CodePudding user response:
Using DataFrames.jl (you can replace missing
by any value you like):
julia> select(groupby(df, :group),
:value => (x -> [missing; diff(x)]) => :diff)
8×2 DataFrame
Row │ group diff
│ String Int64?
─────┼─────────────────
1 │ A missing
2 │ A -1
3 │ A 3
4 │ A -1
5 │ B missing
6 │ B 2
7 │ B -3
8 │ B -1
Using DataFramesMeta.jl:
julia> @chain df begin
groupby(:group)
@select :diff = [missing; diff(:value)]
end
8×2 DataFrame
Row │ group diff
│ String Int64?
─────┼─────────────────
1 │ A missing
2 │ A -1
3 │ A 3
4 │ A -1
5 │ B missing
6 │ B 2
7 │ B -3
8 │ B -1
Normally diff
in Julia like in e.g.
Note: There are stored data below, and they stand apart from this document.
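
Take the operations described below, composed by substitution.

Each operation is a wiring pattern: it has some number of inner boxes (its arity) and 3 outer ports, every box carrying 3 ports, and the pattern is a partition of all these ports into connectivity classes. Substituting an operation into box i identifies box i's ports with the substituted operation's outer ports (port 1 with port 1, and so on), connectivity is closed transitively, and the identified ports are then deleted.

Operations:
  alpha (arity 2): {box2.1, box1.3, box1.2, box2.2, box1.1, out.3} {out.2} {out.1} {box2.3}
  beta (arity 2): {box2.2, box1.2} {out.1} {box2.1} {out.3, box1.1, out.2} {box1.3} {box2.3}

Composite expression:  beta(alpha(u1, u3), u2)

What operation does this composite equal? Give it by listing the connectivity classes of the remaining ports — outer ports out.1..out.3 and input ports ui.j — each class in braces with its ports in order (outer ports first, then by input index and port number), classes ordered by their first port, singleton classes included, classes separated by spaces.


{out.1} {out.2, out.3} {u1.1, u1.2, u1.3, u3.1, u3.2} {u2.1} {u2.2} {u2.3} {u3.3}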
R would produce one less row (and the syntax would be simpler:
julia> combine(groupby(df, :group), :value => diff => :diff)
6×2 DataFrame
Row │ group diff
│ String Int64
─────┼───────────────
1 │ A -1
2 │ A 3
3 │ A -1
4 │ B 2
5 │ B -3
6 │ B -1
julia> @chain df begin
groupby(:group)
@combine :diff = diff(:value)
end
6×2 DataFrame
Row │ group diff
│ String Int64
─────┼───────────────
1 │ A -1
2 │ A 3
3 │ A -1
4 │ B 2
5 │ B -3
6 │ B -1
Yet another way would be to use lag
from ShiftedArrays.jl:
julia> using ShiftedArrays: lag
julia> @chain df begin
groupby(:group)
@combine :diff = :value - lag(:value)
end
8×2 DataFrame
Row │ group diff
│ String Int64?
─────┼─────────────────
1 │ A missing
2 │ A -1
3 │ A 3
4 │ A -1
5 │ B missing
6 │ B 2
7 │ B -3
8 │ B -1